Hi @amn41 ! Thanks a lot for your reply ! Ok thanks for the info, I didn’t know that ! Yes I really didn’t change anything apart from this entity roles in my data. I even tried to train it twice :

  1. with only one new entity with 2 roles ( I added around 200 exemples), the training time still took 1h45
  2. I kept this new entity and the 200 exemples but deleted the role entity in my data (so there wasn’t any role in my data), and the training time went back to 4 min … In total I have around 250 exemples for each new entity created ( the average number of training data for each custom entity is around 300, and I have 16 entities) Overall I have around 15k training sentences (I didn’t know if you asked about the total number of training data or the number that I added with roles ).

thanks! this is super helpful. @Tanja who implemented the feature is on vacation this week, but we’ll make sure to give this a go.

I’ve also left a comment on this issue Model Regression tests · Issue #5830 · RasaHQ/rasa · GitHub referencing this thread, so that we make sure to include this in the performance tests

mmhh… that is really interesting.
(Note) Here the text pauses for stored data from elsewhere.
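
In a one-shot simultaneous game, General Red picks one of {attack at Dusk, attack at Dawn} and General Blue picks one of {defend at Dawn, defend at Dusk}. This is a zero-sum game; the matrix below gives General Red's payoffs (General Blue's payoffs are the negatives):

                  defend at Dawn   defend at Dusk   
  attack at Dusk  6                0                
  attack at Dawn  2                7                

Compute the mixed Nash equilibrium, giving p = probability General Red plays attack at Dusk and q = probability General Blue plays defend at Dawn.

p = 5/11, q = 7/11

In a mixed equilibrium General Blue is indifferent between defend at Dawn and defend at Dusk; this condition fixes p.
  General Blue's payoff from defend at Dawn: p·(-6) + (1−p)·(-2) = -4p - 2
  General Blue's payoff from defend at Dusk: p·0 + (1−p)·(-7) = 7p - 7
  -4p - 2 = 7p - 7  ⇒  -11p = -5  ⇒  p = 5/11.
For General Red to be willing to mix, General Red must be indifferent between attack at Dusk and attack at Dawn, which pins down General Blue's mix.
  General Red's payoff to attack at Dusk: q·6 + (1−q)·0 = 6q
  General Red's payoff to attack at Dawn: q·2 + (1−q)·7 = -5q + 7
  6q = -5q + 7  ⇒  11q = 7  ⇒  q = 7/11.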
Thanks for sharing this! In our experiments we saw a minimal increase in training time, but nothing compared to what you are reporting. Any chance you could share your bot so that I can have a closer look? Otherwise, could you maybe share some examples that include roles to see how your training data looks like? Also, what exact Rasa version are you using and what pipeline do you use? Thanks.

i also recorded a complaint about it at the introductory post related to entity roles and groups by @Tanja

my version was 1.10.0